So mental health was never discussed in your family when you were growing up?
No. In the ‘90s, when I was a teenager, mental health wasn’t a prevalent topic in society. My mother being in a Pentecostal church, coupled with an environment where mental illness wasn’t discussed, meant that nothing was working for me with regards to my own mental health. As the years have gone on, mental illness has become more prominent in the public eye, and it’s allowing us to tackle the problem head-on, which is good.
What did you want people to do at the time?
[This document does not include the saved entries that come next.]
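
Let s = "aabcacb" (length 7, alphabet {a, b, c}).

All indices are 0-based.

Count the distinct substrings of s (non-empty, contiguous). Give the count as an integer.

sorted suffixes:
  #0 SA[0]=0  'aabcacb'
  #1 SA[1]=1  'abcacb'
  #2 SA[2]=4  'acb'
  #3 SA[3]=6  'b'
  #4 SA[4]=2  'bcacb'
  #5 SA[5]=3  'cacb'
  #6 SA[6]=5  'cb'

SA = [0, 1, 4, 6, 2, 3, 5]
rank  pair      lcp
   1  s[0:],s[1:]  1  'a'
   2  s[1:],s[4:]  1  'a'
   3  s[4:],s[6:]  0  ''
   4  s[6:],s[2:]  1  'b'
   5  s[2:],s[3:]  0  ''
   6  s[3:],s[5:]  1  'c'

n(n+1)/2 = 7·8/2 = 28
Σ LCP = 0 + 1 + 1 + 0 + 1 + 0 + 1 = 4
distinct = 28 − 4 = 24

24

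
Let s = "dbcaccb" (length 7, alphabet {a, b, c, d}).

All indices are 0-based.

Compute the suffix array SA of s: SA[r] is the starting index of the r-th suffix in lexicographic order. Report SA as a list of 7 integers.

[3, 6, 1, 2, 5, 4, 0]

rank→(start, suffix):
  0 → (3, 'accb')
  1 → (6, 'b')
  2 → (1, 'bcaccb')
  3 → (2, 'caccb')
  4 → (5, 'cb')
  5 → (4, 'ccb')
  6 → (0, 'dbcaccb')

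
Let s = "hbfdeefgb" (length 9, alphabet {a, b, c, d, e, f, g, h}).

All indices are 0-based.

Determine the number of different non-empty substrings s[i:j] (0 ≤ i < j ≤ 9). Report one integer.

42

rank | idx | suffix
   0 |   8 | b
   1 |   1 | bfdeefgb
   2 |   3 | deefgb
   3 |   4 | eefgb
   4 |   5 | efgb
   5 |   2 | fdeefgb
   6 |   6 | fgb
   7 |   7 | gb
   8 |   0 | hbfdeefgb

SA = [8, 1, 3, 4, 5, 2, 6, 7, 0]
[i] adj suffixes → lcp
  [1] 8/1 → 1 ('b')
  [2] 1/3 → 0 ('')
  [3] 3/4 → 0 ('')
  [4] 4/5 → 1 ('e')
  [5] 5/2 → 0 ('')
  [6] 2/6 → 1 ('f')
  [7] 6/7 → 0 ('')
  [8] 7/0 → 0 ('')

n(n+1)/2 = 9·10/2 = 45
Σ LCP = 0 + 1 + 0 + 0 + 1 + 0 + 1 + 0 + 0 = 3
distinct = 45 − 3 = 42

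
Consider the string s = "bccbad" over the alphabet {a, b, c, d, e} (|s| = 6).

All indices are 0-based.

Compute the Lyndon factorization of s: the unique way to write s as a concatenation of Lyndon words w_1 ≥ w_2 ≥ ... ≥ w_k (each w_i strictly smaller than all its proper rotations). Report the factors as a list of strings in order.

emit factor 1: 'bcc' (i=0, period=3)
emit factor 2: 'b' (i=3, period=1)
emit factor 3: 'ad' (i=4, period=2)

["bcc", "b", "ad"]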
I don’t know – hindsight isn’t beneficial for me. I can think back about what I expected from my peers, friends and family, but it begs the question of, ‘How were they meant to react to something that, like me, they weren’t aware of?’ There’s no ‘right’ way for people close to you to initially react to you struggling with mental illness. But the support I’ve been shown more recently has been nothing short of exemplary, and very understanding. I can’t fault the friends I have now. There are some people who I’m not friends with anymore who told me straight to my face that I didn’t have any problems and that I was being a fuckwit, and I’ve obviously moved away from those people. But the friends I’ve still got now – whilst they may have initially reacted negatively and been lacking in the empathy you’d expect – I don’t think they could’ve reacted in any other way than how they knew to at the time.
What are the good things your friends have done to help you?
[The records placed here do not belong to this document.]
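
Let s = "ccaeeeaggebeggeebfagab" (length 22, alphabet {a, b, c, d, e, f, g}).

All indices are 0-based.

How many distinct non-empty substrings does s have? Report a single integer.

230

rank→(start, suffix):
  0 → (20, 'ab')
  1 → (2, 'aeeeaggebeggeebfagab')
  2 → (18, 'agab')
  3 → (6, 'aggebeggeebfagab')
  4 → (21, 'b')
  5 → (10, 'beggeebfagab')
  6 → (16, 'bfagab')
  7 → (1, 'caeeeaggebeggeebfagab')
  8 → (0, 'ccaeeeaggebeggeebfagab')
  9 → (5, 'eaggebeggeebfagab')
  10 → (9, 'ebeggeebfagab')
  11 → (15, 'ebfagab')
  12 → (4, 'eeaggebeggeebfagab')
  13 → (14, 'eebfagab')
  14 → (3, 'eeeaggebeggeebfagab')
  15 → (11, 'eggeebfagab')
  16 → (17, 'fagab')
  17 → (19, 'gab')
  18 → (8, 'gebeggeebfagab')
  19 → (13, 'geebfagab')
  20 → (7, 'ggebeggeebfagab')
  21 → (12, 'ggeebfagab')

SA = [20, 2, 18, 6, 21, 10, 16, 1, 0, 5, 9, 15, 4, 14, 3, 11, 17, 19, 8, 13, 7, 12]
rank  pair      lcp
   1  s[20:],s[2:]  1  'a'
   2  s[2:],s[18:]  1  'a'
   3  s[18:],s[6:]  2  'ag'
   4  s[6:],s[21:]  0  ''
   5  s[21:],s[10:]  1  'b'
   6  s[10:],s[16:]  1  'b'
   7  s[16:],s[1:]  0  ''
   8  s[1:],s[0:]  1  'c'
   9  s[0:],s[5:]  0  ''
  10  s[5:],s[9:]  1  'e'
  11  s[9:],s[15:]  2  'eb'
  12  s[15:],s[4:]  1  'e'
  13  s[4:],s[14:]  2  'ee'
  14  s[14:],s[3:]  2  'ee'
  15  s[3:],s[11:]  1  'e'
  16  s[11:],s[17:]  0  ''
  17  s[17:],s[19:]  0  ''
  18  s[19:],s[8:]  1  'g'
  19  s[8:],s[13:]  2  'ge'
  20  s[13:],s[7:]  1  'g'
  21  s[7:],s[12:]  3  'gge'

n(n+1)/2 = 22·23/2 = 253
Σ LCP = 0 + 1 + 1 + 2 + 0 + 1 + 1 + 0 + 1 + 0 + 1 + 2 + 1 + 2 + 2 + 1 + 0 + 0 + 1 + 2 + 1 + 3 = 23
distinct = 253 − 23 = 230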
Just being open and allowing me to discuss it with them: they allowed me to openly say, ‘I have a problem, and this is the situation: I might not be able to explain it fully, but often I’ll feel like I don’t want to be here or that I want to die. I’ve got no rational explanation for why I feel this way. This is what the doctors have been saying; and this is the medication I’m on and these are the potential side-effects.’
All they did was be available for me to talk to if I wanted to. A lot of people don’t want to talk about it, but the feeling of knowing you can talk about it is often enough.
You’ve touched there on the idea that people sometimes feel they can’t talk about their feelings. Were you worried about the stigma associated with mental illness before you spoke out?
I absolutely felt that, and I was stigmatised. I had one friend in particular who was brutal about it: he had no empathy, and then almost a decade later, his brother started to suffer with mental illness, and this guy finally got to experience what it was like. I don’t know how he dealt with it, but I spoke to his brother and had many conversations with him about mental health, and was there for him as much as I could be. But the way that then-friend reacted was the way that many people do, and that is to tell the person suffering that it’s all in their head, which is such a fucking ridiculous thing to say. Yes, it is in your head, but there’s nothing you can do about it – there’s no stop button. You can’t just switch it off and suddenly feel overjoyed. It doesn’t work like that.